Abstract
This article extends scholarly inquiry into the rhetorical resonances of motherhood by examining how “motherhood” is constituted through spatial, temporal, and material relations, which themselves are inextricable from mothers’ differential mobilities. Mothers’ access to transportation, ease of movement through public spaces, and physical proximity to their children all contribute to both public and private understandings of what “good mothering” entails. Drawing on geographer Timothy Cresswell’s notion of “mobility constellations” to describe the cultures surrounding different mobility practices, the article teases out the differential affordances of two such constellations: babywearing and stroller pushing. In addition to demonstrating how these two contemporary mobility practices constitute motherhood differently, the article calls for rhetoric and communication scholars to examine “rhetorics of mobility” as a means to account more fully for the range of rhetorics that influence how identities are shaped, privilege is maintained, and rhetorical action can lead to social transformation.
Notes
Notes
1 Six essays on various aspects of motherhood, as well as an “Introduction to Mothering Rhetorics” by guest editor Lynn O’Brien Hallstein, are featured in vol. 40, no. 1, of Women’s Studies in Communication, while full-length monographs include Buchanan’s Rhetorics of Motherhood and Hallstein’s White Feminists and Contemporary Maternity and Bikini-Ready Moms: Celebrity Profiles, Motherhood, and the Body. At the 2018 Rhetoric Society of America conference, two panels and several individual papers featured “motherhood” in their titles.

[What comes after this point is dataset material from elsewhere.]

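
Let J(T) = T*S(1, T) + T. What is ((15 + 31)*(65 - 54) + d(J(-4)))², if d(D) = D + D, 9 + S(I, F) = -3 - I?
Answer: 362404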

2 For instance, the first edition of Our Bodies, Ourselves was self-published in 1970, with the first commercial edition following in 1973 (“About Our Bodies, Ourselves”).
3 As I was completing the final edits for this essay, I discovered that Babywearing International had filed for bankruptcy and announced it would cease operations on August 31, 2018. The organization’s Web site emphasizes that local chapters will still maintain active lending libraries and support systems even in the absence of the national umbrella organization.